Plasma Gelsolin Reduces Severe Lung Injury, as Seen in COVID-19 Patients
BioAegis’ product, recombinant human plasma gelsolin (rhu-pGSN), disrupts the course of inflammatory and infectious diseases which very often can lead to long term morbidity or death. Supplementation with rhu-pGSN as an adjunct to standard-of-care measures has the potential to prevent or limit organ injury (and death) in patients with severe coronavirus infections. This strategy, rather than being a narrowly targeted pharmaceutical intervention, involves replenishing an already existing component of the immune system.

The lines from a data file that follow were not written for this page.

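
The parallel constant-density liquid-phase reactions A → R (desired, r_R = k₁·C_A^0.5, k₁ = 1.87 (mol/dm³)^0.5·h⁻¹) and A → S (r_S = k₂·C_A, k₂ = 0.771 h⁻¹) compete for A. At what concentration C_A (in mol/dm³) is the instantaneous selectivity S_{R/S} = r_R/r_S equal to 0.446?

29.6 mol/dm³

S_{R/S} = (k₁/k₂)·C_A^-0.5 ⇒ C_A = (S·k₂/k₁)^(-2).
= (0.446×0.771/1.87)^(-2) = (0.1839)^(-2) = 29.6 mol/dm³.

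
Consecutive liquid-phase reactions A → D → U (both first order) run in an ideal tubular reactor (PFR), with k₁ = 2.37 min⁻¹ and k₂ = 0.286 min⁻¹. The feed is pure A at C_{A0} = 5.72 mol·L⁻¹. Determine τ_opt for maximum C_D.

Setting dC_D/dτ = 0 gives τ_opt = ln(k₂/k₁)/(k₂−k₁).
= ln(0.286/2.37)/(0.286−2.37) = ln(0.1207)/-2.084 = -2.115/-2.084 = 1.01 min.

1.01 min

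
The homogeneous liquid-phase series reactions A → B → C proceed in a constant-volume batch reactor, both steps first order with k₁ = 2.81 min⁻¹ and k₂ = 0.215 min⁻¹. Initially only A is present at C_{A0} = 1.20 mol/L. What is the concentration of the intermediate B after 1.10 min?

0.967 mol/L

For first-order series with pure A initially, C_B(t) = k₁C_{A0}/(k₂−k₁)·(e^(−k₁t) − e^(−k₂t)).
e^(−k₁t) = e^(−2.81×1.10) = e^(−3.091) = 0.04546; e^(−k₂t) = e^(−0.2365) = 0.7894.
C_B = 2.81×1.20/(0.215−2.81) × (0.04546−0.7894) = (-1.299)×(-0.7439) = 0.9667 mol/L.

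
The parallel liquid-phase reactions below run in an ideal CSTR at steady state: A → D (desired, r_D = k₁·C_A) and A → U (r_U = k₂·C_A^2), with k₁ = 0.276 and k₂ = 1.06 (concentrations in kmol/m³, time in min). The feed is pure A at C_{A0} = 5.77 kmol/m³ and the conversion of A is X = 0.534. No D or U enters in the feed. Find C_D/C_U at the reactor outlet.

0.0968

Exit C_A = C_{A0}(1−X) = 5.77×0.466 = 2.689 kmol/m³.
In a CSTR the entire volume is at exit conditions, so r_D = 0.276×2.689 = 0.7421 and r_U = 1.06×2.689^2 = 7.664.
Overall selectivity = C_D/C_U = r_Dτ/(r_Uτ) = r_D/r_U = 0.0968.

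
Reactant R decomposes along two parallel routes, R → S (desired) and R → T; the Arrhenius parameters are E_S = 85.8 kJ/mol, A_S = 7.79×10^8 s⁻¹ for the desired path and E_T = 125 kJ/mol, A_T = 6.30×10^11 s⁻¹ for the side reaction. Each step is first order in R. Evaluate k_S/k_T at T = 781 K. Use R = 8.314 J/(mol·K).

With equal orders, S_{S/T} = k_S/k_T = (A_S/A_T)·exp[(E_T−E_S)/(RT)].
(E_T−E_S)/(RT) = (125−85.8)×10³/(8.314×781) = 39200/6493 = 6.037.
k_S/k_T = (7.79×10^8/6.30×10^11)·exp(6.037) = 0.001237 × 418.7 = 0.518.

0.518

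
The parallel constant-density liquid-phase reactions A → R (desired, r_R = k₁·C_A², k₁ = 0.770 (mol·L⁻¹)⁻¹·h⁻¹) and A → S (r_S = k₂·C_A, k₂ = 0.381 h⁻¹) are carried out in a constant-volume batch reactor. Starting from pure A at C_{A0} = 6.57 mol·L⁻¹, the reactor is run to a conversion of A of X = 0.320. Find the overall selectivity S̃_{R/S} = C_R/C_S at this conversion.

11.0

C_A = C_{A0}(1−X) = 4.468 mol·L⁻¹.
Along a PFR/batch, dC_S/dC_A = −r_S/(r_R+r_S) = −k₂/(k₂+k₁·C_A).
Integrating from C_{A0} to C_A: C_S = (0.381/0.770)·ln[(0.381+0.770·6.57)/(0.381+0.770·4.47)] = 0.4948·ln(5.440/3.821) = 0.1748 mol·L⁻¹.
Then C_R = (C_{A0}−C_A) − C_S = 2.102 − 0.1748 = 1.928 mol·L⁻¹.
S̃_{R/S} = C_R/C_S = 1.928/0.1748 = 11.0.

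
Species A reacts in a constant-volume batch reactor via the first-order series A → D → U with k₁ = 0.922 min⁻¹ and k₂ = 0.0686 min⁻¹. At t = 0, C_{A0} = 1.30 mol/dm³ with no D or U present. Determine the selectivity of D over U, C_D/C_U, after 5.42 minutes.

2.89

For first-order series with pure A initially, C_D(t) = k₁C_{A0}/(k₂−k₁)·(e^(−k₁t) − e^(−k₂t)).
e^(−k₁t) = e^(−0.922×5.42) = e^(−4.997) = 0.006757; e^(−k₂t) = e^(−0.3718) = 0.6895.
C_D = 0.922×1.30/(0.0686−0.922) × (0.006757−0.6895) = (-1.404)×(-0.6827) = 0.9589 mol/dm³.
C_A = C_{A0}e^(−k₁t) = 0.008784 mol/dm³, so C_U = C_{A0}−C_A−C_D = 0.3323 mol/dm³; C_D/C_U = 2.89.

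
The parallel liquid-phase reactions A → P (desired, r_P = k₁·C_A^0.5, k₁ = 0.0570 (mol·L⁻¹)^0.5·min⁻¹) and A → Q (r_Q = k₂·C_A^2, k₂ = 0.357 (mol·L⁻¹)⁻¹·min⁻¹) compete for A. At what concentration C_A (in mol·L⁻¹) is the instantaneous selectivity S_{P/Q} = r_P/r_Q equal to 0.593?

0.417 mol·L⁻¹

S_{P/Q} = (k₁/k₂)·C_A^-1.5 ⇒ C_A = (S·k₂/k₁)^(1/(-1.5)).
= (0.593×0.357/0.0570)^(-0.6667) = (3.714)^(-0.6667) = 0.417 mol·L⁻¹.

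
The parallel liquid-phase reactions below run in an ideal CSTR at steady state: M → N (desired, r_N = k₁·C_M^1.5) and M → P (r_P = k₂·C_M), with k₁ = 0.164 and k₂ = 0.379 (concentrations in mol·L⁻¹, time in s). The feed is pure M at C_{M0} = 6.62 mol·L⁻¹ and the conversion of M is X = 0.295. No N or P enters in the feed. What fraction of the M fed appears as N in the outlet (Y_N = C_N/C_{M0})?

0.143

Exit C_M = C_{M0}(1−X) = 6.62×0.705 = 4.667 mol·L⁻¹.
A CSTR operates uniformly at the exit composition, giving r_N = 1.654 and r_P = 1.769 (each k·C_M^n at C_M = 4.667).
Fraction of consumed M going to N: r_N/(r_N+r_P) = 0.4832.
C_N = 0.4832·C_{M0}·X = 0.4832×6.62×0.295 = 0.944 mol·L⁻¹; Y_N = C_N/C_{M0} = 0.143.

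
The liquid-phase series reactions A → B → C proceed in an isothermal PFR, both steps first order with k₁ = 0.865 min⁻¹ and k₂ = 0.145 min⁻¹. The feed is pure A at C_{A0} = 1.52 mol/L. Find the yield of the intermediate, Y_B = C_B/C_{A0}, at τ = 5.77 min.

0.512

Solving the coupled first-order balances gives C_B(τ) = [k₁/(k₂−k₁)]·C_{A0}·(e^(−k₁τ) − e^(−k₂τ)).
e^(−k₁τ) = e^(−0.865×5.77) = e^(−4.991) = 0.006799; e^(−k₂τ) = e^(−0.8366) = 0.4332.
C_B = 0.865×1.52/(0.145−0.865) × (0.006799−0.4332) = (-1.826)×(-0.4264) = 0.7786 mol/L.
Y_B = C_B/C_{A0} = 0.7786/1.52 = 0.512.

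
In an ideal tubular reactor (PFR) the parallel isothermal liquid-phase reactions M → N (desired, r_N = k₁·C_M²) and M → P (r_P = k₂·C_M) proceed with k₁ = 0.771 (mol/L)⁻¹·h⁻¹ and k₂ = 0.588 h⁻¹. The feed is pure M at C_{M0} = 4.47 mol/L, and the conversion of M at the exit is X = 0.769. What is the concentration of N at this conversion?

C_M = C_{M0}(1−X) = 1.033 mol/L.
Along a PFR/batch, dC_P/dC_M = −r_P/(r_N+r_P) = −k₂/(k₂+k₁·C_M).
Integrating from C_{M0} to C_M: C_P = (0.588/0.771)·ln[(0.588+0.771·4.47)/(0.588+0.771·1.03)] = 0.7626·ln(4.034/1.384) = 0.8159 mol/L.
Then C_N = (C_{M0}−C_M) − C_P = 3.437 − 0.8159 = 2.622 mol/L.

2.62 mol/L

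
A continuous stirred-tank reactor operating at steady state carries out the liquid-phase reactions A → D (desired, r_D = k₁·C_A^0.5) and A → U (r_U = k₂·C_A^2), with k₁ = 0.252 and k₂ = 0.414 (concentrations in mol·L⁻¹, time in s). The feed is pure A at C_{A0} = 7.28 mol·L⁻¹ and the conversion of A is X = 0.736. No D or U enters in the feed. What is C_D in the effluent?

Exit C_A = C_{A0}(1−X) = 7.28×0.264 = 1.922 mol·L⁻¹.
Rates in a CSTR are evaluated at the outlet concentration: r_D = 0.252×1.922^0.5 = 0.3494, r_U = 0.414×1.922^2 = 1.529.
Fraction of consumed A going to D: r_D/(r_D+r_U) = 0.1860.
C_D = 0.1860·C_{A0}·X = 0.1860×7.28×0.736 = 0.996 mol·L⁻¹.

0.996 mol·L⁻¹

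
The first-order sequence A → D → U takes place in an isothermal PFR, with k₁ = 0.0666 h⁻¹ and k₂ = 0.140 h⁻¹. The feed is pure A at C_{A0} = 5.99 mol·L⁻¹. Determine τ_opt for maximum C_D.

Setting dC_D/dτ = 0 gives τ_opt = ln(k₂/k₁)/(k₂−k₁).
= ln(0.140/0.0666)/(0.140−0.0666) = ln(2.102)/0.07340 = 0.7429/0.07340 = 10.1 h.

10.1 h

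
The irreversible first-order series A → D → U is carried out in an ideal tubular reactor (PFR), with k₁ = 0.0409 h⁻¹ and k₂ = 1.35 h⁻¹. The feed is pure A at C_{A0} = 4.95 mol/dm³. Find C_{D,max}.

Evaluating C_D at τ_opt = ln(k₂/k₁)/(k₂−k₁) gives C_{D,max}/C_{A0} = (k₁/k₂)^[k₂/(k₂−k₁)].
= (0.0409/1.35)^(1.35/(1.35−0.0409)) = (0.03030)^(1.031) = 0.02716.
C_{D,max} = 0.02716×4.95 = 0.134 mol/dm³.

0.134 mol/dm³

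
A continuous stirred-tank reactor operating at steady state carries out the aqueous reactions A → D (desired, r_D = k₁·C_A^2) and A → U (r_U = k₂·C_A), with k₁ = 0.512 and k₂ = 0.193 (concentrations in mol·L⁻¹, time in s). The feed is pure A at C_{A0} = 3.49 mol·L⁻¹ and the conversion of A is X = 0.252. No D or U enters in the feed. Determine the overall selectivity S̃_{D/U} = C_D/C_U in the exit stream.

6.93

Exit C_A = C_{A0}(1−X) = 3.49×0.748 = 2.611 mol·L⁻¹.
In a CSTR the entire volume is at exit conditions, so r_D = 0.512×2.611^2 = 3.489 and r_U = 0.193×2.611 = 0.5038.
Overall selectivity = C_D/C_U = r_Dτ/(r_Uτ) = r_D/r_U = 6.93.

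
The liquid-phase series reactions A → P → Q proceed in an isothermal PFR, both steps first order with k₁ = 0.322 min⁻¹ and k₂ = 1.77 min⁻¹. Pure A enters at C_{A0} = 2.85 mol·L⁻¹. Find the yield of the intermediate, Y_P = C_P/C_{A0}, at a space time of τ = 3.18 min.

0.0791

Solving the coupled first-order balances gives C_P(τ) = [k₁/(k₂−k₁)]·C_{A0}·(e^(−k₁τ) − e^(−k₂τ)).
e^(−k₁τ) = e^(−0.322×3.18) = e^(−1.024) = 0.3592; e^(−k₂τ) = e^(−5.629) = 0.003594.
C_P = 0.322×2.85/(1.77−0.322) × (0.3592−0.003594) = 0.6338×0.3556 = 0.2254 mol·L⁻¹.
Y_P = C_P/C_{A0} = 0.2254/2.85 = 0.0791.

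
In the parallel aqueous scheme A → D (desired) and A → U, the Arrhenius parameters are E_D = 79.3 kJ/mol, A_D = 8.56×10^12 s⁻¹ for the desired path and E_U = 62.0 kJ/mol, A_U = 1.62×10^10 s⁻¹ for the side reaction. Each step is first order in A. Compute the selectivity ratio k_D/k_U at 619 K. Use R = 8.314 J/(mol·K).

18.3

k_D/k_U = (A_D/A_U)·exp[−(E_D−E_U)/(RT)] = (A_D/A_U)·exp[(E_U−E_D)/(RT)].
(E_U−E_D)/(RT) = (62.0−79.3)×10³/(8.314×619) = -17300/5146 = -3.362.
k_D/k_U = (8.56×10^12/1.62×10^10)·exp(-3.362) = 528.4 × 0.03468 = 18.3.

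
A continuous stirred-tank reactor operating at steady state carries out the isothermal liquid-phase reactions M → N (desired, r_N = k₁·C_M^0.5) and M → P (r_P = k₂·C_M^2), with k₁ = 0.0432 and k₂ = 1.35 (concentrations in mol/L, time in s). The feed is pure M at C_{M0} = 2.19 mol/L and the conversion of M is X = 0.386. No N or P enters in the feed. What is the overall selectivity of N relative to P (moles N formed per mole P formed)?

Exit C_M = C_{M0}(1−X) = 2.19×0.614 = 1.345 mol/L.
Rates in a CSTR are evaluated at the outlet concentration: r_N = 0.0432×1.345^0.5 = 0.05009, r_P = 1.35×1.345^2 = 2.441.
Overall selectivity = C_N/C_P = r_Nτ/(r_Pτ) = r_N/r_P = 0.0205.

0.0205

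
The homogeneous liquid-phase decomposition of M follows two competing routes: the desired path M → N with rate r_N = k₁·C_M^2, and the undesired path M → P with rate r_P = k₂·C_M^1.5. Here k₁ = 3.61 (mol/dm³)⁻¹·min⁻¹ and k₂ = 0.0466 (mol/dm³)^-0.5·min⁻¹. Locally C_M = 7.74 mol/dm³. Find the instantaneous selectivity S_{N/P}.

216

S_{N/P} = r_N/r_P = (k₁·C_M^2)/(k₂·C_M^1.5) = (k₁/k₂)·C_M^0.5.
= (3.61×7.740^2) / (0.0466×7.740^1.5) = 216.3/1.003 = 216.
Since the desired path is higher order in M, keeping C_M high (PFR or concentrated feed) favours N.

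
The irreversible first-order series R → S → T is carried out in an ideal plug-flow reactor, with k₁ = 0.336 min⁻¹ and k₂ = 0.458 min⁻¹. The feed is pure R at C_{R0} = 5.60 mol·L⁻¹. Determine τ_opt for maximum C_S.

2.54 min

The intermediate peaks when r₁ = r₂, i.e. k₁e^(−k₁τ) = k₂e^(−k₂τ), giving τ_opt = ln(k₂/k₁)/(k₂−k₁).
= ln(0.458/0.336)/(0.458−0.336) = ln(1.363)/0.1220 = 0.3098/0.1220 = 2.54 min.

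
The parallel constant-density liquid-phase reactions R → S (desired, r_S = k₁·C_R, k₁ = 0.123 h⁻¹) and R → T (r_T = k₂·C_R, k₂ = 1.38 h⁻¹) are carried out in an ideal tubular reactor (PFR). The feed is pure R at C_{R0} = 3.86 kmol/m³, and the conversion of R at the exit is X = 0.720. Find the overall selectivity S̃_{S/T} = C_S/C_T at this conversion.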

Plasma gelsolin has been tested in over 20 animal studies, as well as a recent phase 1b/2a study in hospitalized community-acquired pneumonia patients with no adverse safety signals. Recent scientific data on the influenza virus indicates that plasma gelsolin supplementation can prevent or reduce injury to the lung after severe lung infection. BioAegis is preparing to evaluate plasma gelsolin replacement in severe infection, specifically severe community-acquired pneumonia (sCAP), including COVID-19, and have engaged leading infectious disease experts to advise the proof of concept clinical trial strategy.
It is reasonable to believe that plasma gelsolin could have broad application to COVID-19 and other lethal respiratory illnesses. Plasma gelsolin is pathogen-indifferent—having been shown to be effective against gram positive and gram negative bacteria as well as influenza infection. BioAegis expects the mechanism of action would extend to other causes of pneumonia such as COVID-19. This is a key advantage, as an immediate solution for fighting future emerging infectious pathogens, for which vaccines, antibiotics and antivirals have not yet been developed.